Definition 1. An extension $E$ of a field $k$ is called normal extension if
(i) $E$ is algebaric extension of $k$.
(ii) Every irreducible polynomial over $k$, which has a root in $E$, has all its roots (considered in $\overline{k}$) lie in $E$.
Definition: If $E$ is an extension of a field $k$, then by an $k$-automorphism of $E$, we mean a ring automorphism from $E$ to $E$ which is $k$-linear map of the $k$-vector space $E$, i.e. which is identity on $k$.
Following is a result from Basic Algebra , Cohn P. M.
Corollary 11.4.9 An algebraic extension $E$ of $k$ is normal if and only if for any field $\Omega$ containing $E$, any $k$-automorphism of $\Omega$ takes $E$ into $E$.
Question: In the corollary, can we replace a $k$-automorphism by a field automorphism of $\Omega$ which takes $k$ to $k$?

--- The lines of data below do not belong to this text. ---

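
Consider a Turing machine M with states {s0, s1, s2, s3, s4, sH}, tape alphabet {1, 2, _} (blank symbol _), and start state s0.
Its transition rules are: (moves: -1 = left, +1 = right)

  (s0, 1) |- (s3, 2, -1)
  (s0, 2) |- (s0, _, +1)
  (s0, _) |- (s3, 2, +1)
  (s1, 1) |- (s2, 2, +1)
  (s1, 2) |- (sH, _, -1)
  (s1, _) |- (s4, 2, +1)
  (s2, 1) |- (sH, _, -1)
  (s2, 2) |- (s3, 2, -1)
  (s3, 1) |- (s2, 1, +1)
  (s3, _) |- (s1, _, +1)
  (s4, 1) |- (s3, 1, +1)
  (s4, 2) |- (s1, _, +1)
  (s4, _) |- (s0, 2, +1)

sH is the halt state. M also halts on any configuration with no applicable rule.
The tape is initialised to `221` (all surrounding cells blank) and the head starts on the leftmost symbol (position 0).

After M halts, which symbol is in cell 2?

_

state=s0 head=0 tape=[2]21   (s0,2)→(s0,_,+1)
state=s0 head=1 tape=_[2]1   (s0,2)→(s0,_,+1)
state=s0 head=2 tape=__[1]   (s0,1)→(s3,2,-1)
state=s3 head=1 tape=_[_]2   (s3,_)→(s1,_,+1)
state=s1 head=2 tape=__[2]   (s1,2)→(sH,_,-1)
state=sH head=1 tape=_[_]_
Cell 2 holds _ when M halts.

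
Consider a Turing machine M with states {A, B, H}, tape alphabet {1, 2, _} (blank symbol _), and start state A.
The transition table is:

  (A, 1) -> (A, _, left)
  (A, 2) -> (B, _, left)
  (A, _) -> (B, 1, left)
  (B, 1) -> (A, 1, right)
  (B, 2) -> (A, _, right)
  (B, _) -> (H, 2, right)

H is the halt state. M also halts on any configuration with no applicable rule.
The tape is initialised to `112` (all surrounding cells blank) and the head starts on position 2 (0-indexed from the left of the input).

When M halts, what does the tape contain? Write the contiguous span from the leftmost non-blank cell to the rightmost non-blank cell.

21

state=A head=2 tape=__11[2]   (A,2)→(B,_,left)
state=B head=1 tape=__1[1]_   (B,1)→(A,1,right)
state=A head=2 tape=__11[_]   (A,_)→(B,1,left)
state=B head=1 tape=__1[1]1   (B,1)→(A,1,right)
state=A head=2 tape=__11[1]   (A,1)→(A,_,left)
state=A head=1 tape=__1[1]_   (A,1)→(A,_,left)
state=A head=0 tape=__[1]__   (A,1)→(A,_,left)
state=A head=-1 tape=_[_]___   (A,_)→(B,1,left)
state=B head=-2 tape=[_]1___   (B,_)→(H,2,right)
state=H head=-1 tape=2[1]___
The non-blank tape span at halt is 21.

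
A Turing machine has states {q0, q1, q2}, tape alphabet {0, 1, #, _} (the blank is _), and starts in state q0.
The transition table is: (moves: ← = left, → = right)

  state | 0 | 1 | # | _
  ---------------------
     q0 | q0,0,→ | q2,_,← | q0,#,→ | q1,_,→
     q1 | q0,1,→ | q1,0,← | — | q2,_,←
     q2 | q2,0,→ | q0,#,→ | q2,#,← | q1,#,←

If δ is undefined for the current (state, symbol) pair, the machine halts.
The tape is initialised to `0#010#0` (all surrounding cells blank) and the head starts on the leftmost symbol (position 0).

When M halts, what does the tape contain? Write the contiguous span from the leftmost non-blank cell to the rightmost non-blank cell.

q0 | [0]#010#0___   read 0 → write 0, move →, go to q0
q0 | 0[#]010#0___   read # → write #, move →, go to q0
q0 | 0#[0]10#0___   read 0 → write 0, move →, go to q0
q0 | 0#0[1]0#0___   read 1 → write _, move ←, go to q2
q2 | 0#[0]_0#0___   read 0 → write 0, move →, go to q2
q2 | 0#0[_]0#0___   read _ → write #, move ←, go to q1
q1 | 0#[0]#0#0___   read 0 → write 1, move →, go to q0
q0 | 0#1[#]0#0___   read # → write #, move →, go to q0
q0 | 0#1#[0]#0___   read 0 → write 0, move →, go to q0
q0 | 0#1#0[#]0___   read # → write #, move →, go to q0
q0 | 0#1#0#[0]___   read 0 → write 0, move →, go to q0
q0 | 0#1#0#0[_]__   read _ → write _, move →, go to q1
q1 | 0#1#0#0_[_]_   read _ → write _, move ←, go to q2
q2 | 0#1#0#0[_]__   read _ → write #, move ←, go to q1
q1 | 0#1#0#[0]#__   read 0 → write 1, move →, go to q0
q0 | 0#1#0#1[#]__   read # → write #, move →, go to q0
q0 | 0#1#0#1#[_]_   read _ → write _, move →, go to q1
q1 | 0#1#0#1#_[_]   read _ → write _, move ←, go to q2
q2 | 0#1#0#1#[_]_   read _ → write #, move ←, go to q1
q1 | 0#1#0#1[#]#_
The non-blank tape span at halt is 0#1#0#1##.

0#1#0#1##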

In other words, I want to see whether following is correct:
An algebraic extension $E$ of $k$ is normal if and only if for any field $\Omega$ containing $E$, any field automorphism $\sigma:\Omega\rightarrow\Omega$ which takes $k$ to itself, also takes $E$ to itself.
While the stronger condition of course implies normality, it is strictly stronger. That is, the “if” holds, but not the “only if”.
You may know that any extension of degree $2$ is normal. Consider $k=\mathbb{Q}(\sqrt{2})$ and $E=\mathbb{Q}(\sqrt{\alpha})$, with $\alpha=\sqrt{2}$ and $E\subseteq\mathbb{R}$ (that is, pick a real root). Take $\Omega$ to be the splitting field of $x^4-2$ over $\mathbb{Q}$, which contains $E$. Then $[E:k]=2$, so $E$ is normal over $k$. Now consider the automorphism of $k$ that maps $\sqrt{2}$ to $-\sqrt{2}$. This can be extended to $\Omega$. This automorphism sends $E=k(\sqrt{\alpha})$ to $k(\sqrt{-\alpha})$, which is not contained in $\mathbb{R}$, hence cannot equal $E$.
This is essentially because normality is not preserved in towers: $L/E$ normal and $E/k$ normal does not imply $L/k$ is normal.